When asked about GPT-4’s robustness, Brockman emphasized that the model underwent six months of security training and, in internal testing, was 82% less likely to respond to requests for content not allowed by the user’s usage policy. OpenAI and 40% more likely to produce “factual” answers than GPT-3.5.
“We’ve spent a lot of time trying to understand what GPT-4 is capable of,” Brockman said. “Sending it out into the world is how we learn. We are constantly making updates, including a number of improvements, so that the model is much more scalable for whatever personality or mode you want it to be in.”
The early real-world results are frankly not that promising. Aside from the Adversa AI tests, Bing Chat, Microsoft’s chatbot powered by GPT-4, has been shown to be highly susceptible to jailbreaking. Using carefully tailored input, users have been able to get the bot to profess love, threaten harm, defend the Holocaust, and fabricate conspiracy theories.
Brockman did not deny that GPT-4 falls short here. But he highlighted the model’s new controllability tools, including an API-level capability called “system” messages. System messages are essentially instructions that set the tone – and set boundaries – for GPT-4’s interactions. For example, a system message might read: “You are a tutor who always responds in the Socratic style. you never give the student the answer, but always try to ask just the right question to help him learn to think for himself.”
The idea is that the system messages act as guardrails to prevent GPT-4 from going off course.
“Putting out the tone, style and content of the GPT-4 has been a major focus for us,” said Brockman. “I think we’re starting to understand a little bit more about how to do the technique, about how to have a repeatable process that gets you to predictable results that will be really helpful to people.”

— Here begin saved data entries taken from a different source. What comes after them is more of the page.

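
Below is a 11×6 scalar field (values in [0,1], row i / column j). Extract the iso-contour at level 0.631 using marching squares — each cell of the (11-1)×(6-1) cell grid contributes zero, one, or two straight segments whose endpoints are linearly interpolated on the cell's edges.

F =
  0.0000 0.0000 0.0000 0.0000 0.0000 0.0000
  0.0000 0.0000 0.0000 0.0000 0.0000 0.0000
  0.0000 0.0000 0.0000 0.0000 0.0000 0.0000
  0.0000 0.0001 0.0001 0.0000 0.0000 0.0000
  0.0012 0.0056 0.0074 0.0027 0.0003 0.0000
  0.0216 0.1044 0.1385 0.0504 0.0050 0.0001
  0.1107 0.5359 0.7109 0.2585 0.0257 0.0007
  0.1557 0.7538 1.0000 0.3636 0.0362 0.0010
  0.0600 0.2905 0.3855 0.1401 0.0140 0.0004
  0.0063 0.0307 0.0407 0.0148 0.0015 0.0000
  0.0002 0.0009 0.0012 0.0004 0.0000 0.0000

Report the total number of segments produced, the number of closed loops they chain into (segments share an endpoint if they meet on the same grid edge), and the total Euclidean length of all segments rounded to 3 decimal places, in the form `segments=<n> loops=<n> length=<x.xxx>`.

cell (5,1): code 0100 → (5.860,2.000)–(6.000,1.543)
cell (5,2): code 1000 → (6.000,2.177)–(5.860,2.000)
cell (6,0): code 0100 → (6.436,1.000)–(7.000,0.795)
cell (6,1): code 1110 → (6.000,1.543)–(6.436,1.000)
cell (6,2): code 1001 → (7.000,2.580)–(6.000,2.177)
cell (7,0): code 0010 → (7.000,0.795)–(7.265,1.000)
cell (7,1): code 0011 → (7.265,1.000)–(7.600,2.000)
cell (7,2): code 0001 → (7.600,2.000)–(7.000,2.580)
total: 8 segments, chained into 1 closed loop(s), length Σ = 5.302332

segments=8 loops=1 length=5.302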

Brockman also pointed to Evaals, OpenAI’s new open-source software framework to evaluate the performance of its AI models, as a sign of OpenAI’s commitment to “robusting” its models. Evals allows users to develop and run benchmarks for evaluating models such as GPT-4 while inspecting their performance – a sort of crowdsourced approach to model testing.

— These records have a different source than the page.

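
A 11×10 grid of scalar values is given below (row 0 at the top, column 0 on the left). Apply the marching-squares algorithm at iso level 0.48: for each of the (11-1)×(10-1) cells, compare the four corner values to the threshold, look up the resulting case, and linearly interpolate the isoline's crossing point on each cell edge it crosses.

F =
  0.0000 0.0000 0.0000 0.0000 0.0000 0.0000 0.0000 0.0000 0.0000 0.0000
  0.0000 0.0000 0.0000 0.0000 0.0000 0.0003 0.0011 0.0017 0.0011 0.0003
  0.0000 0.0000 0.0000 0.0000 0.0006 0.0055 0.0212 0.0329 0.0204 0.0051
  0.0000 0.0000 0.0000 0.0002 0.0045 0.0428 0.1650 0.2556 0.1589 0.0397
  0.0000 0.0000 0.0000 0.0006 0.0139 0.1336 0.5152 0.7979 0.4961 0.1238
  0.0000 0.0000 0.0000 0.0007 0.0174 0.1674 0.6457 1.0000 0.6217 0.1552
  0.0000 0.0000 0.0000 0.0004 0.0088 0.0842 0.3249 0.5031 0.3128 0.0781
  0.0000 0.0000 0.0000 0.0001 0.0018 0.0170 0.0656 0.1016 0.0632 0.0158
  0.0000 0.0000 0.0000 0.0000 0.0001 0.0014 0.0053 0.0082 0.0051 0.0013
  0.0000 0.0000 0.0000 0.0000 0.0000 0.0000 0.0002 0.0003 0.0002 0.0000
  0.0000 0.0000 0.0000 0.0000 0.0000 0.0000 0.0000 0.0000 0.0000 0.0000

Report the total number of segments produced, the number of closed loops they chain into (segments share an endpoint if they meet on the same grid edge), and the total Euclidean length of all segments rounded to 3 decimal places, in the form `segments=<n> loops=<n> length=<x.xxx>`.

segments=12 loops=1 length=7.989

cell (3,5): code 0100 → (3.899,6.000)–(4.000,5.908)
cell (3,6): code 1100 → (3.414,7.000)–(3.899,6.000)
cell (3,7): code 1100 → (3.952,8.000)–(3.414,7.000)
cell (3,8): code 1000 → (4.000,8.043)–(3.952,8.000)
cell (4,5): code 0110 → (4.000,5.908)–(5.000,5.654)
cell (4,8): code 1001 → (5.000,8.304)–(4.000,8.043)
cell (5,5): code 0010 → (5.000,5.654)–(5.517,6.000)
cell (5,6): code 0111 → (5.517,6.000)–(6.000,6.870)
cell (5,7): code 1011 → (6.000,7.121)–(5.459,8.000)
cell (5,8): code 0001 → (5.459,8.000)–(5.000,8.304)
cell (6,6): code 0010 → (6.000,6.870)–(6.058,7.000)
cell (6,7): code 0001 → (6.058,7.000)–(6.000,7.121)
total: 12 segments, chained into 1 closed loop(s), length Σ = 7.989356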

“With Evans, we can [use cases] what users care about in a systematic form that we can test against,” said Brockman. “Part of why we [open-sourced] it’s because we’re moving away from releasing a new model every three months – whatever it used to be – to make constant improvements. What you don’t measure, you don’t make, do you? As we make new versions [of the model]we can at least be aware of what those changes are.”

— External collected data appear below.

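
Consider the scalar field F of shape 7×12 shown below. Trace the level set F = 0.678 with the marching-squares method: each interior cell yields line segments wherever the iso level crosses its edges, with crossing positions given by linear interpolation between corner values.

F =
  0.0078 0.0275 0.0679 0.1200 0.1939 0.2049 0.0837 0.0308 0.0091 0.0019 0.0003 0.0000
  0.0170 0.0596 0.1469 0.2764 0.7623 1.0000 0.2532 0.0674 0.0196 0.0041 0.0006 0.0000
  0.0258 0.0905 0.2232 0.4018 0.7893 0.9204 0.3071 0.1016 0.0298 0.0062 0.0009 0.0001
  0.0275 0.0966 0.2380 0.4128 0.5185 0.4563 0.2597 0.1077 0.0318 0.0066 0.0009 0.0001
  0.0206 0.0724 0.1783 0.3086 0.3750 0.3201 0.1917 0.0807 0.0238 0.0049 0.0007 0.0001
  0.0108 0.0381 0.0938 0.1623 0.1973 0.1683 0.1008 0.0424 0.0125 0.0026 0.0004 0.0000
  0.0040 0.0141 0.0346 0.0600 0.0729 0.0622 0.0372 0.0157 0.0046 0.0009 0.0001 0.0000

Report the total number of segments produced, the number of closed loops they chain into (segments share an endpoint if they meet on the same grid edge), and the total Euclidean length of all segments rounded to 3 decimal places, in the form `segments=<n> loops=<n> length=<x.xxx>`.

cell (0,3): code 0100 → (0.852,4.000)–(1.000,3.827)
cell (0,4): code 1100 → (0.595,5.000)–(0.852,4.000)
cell (0,5): code 1000 → (1.000,5.431)–(0.595,5.000)
cell (1,3): code 0110 → (1.000,3.827)–(2.000,3.713)
cell (1,5): code 1001 → (2.000,5.395)–(1.000,5.431)
cell (2,3): code 0010 → (2.000,3.713)–(2.411,4.000)
cell (2,4): code 0011 → (2.411,4.000)–(2.522,5.000)
cell (2,5): code 0001 → (2.522,5.000)–(2.000,5.395)
total: 8 segments, chained into 1 closed loop(s), length Σ = 6.021877

segments=8 loops=1 length=6.022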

I asked Brockman if OpenAI would ever compensate people for testing his models with Evals. He wouldn’t commit to that, but he did note that OpenAI is – for a limited time – granting selected Evals users early access to the GPT-4 API.
Brockman and I’s conversation also touched on GPT-4’s context window, which references the text that the model can consider before generating additional text. OpenAI is testing a version of GPT-4 that can “remember” about 50 pages of content, or five times as much as standard GPT-4 can hold in its “memory” and eight times as much as GPT-3.
Brockman believes that the expanded context window is leading to new previously untapped applications, particularly in the enterprise. He envisions an AI chatbot built for a business that leverages context and knowledge from a variety of sources, including employees from different departments, to answer questions in a highly informed yet conversational manner.
That’s not a new concept. But Brockman claims that GPT-4’s answers will be much more useful than those provided by today’s chatbots and search engines.
“Before, the model didn’t know who you are, what you’re interested in, and so on,” Brockman said. “Having that kind of history [with the larger context window] will definitely make it better… It will boost what people can do.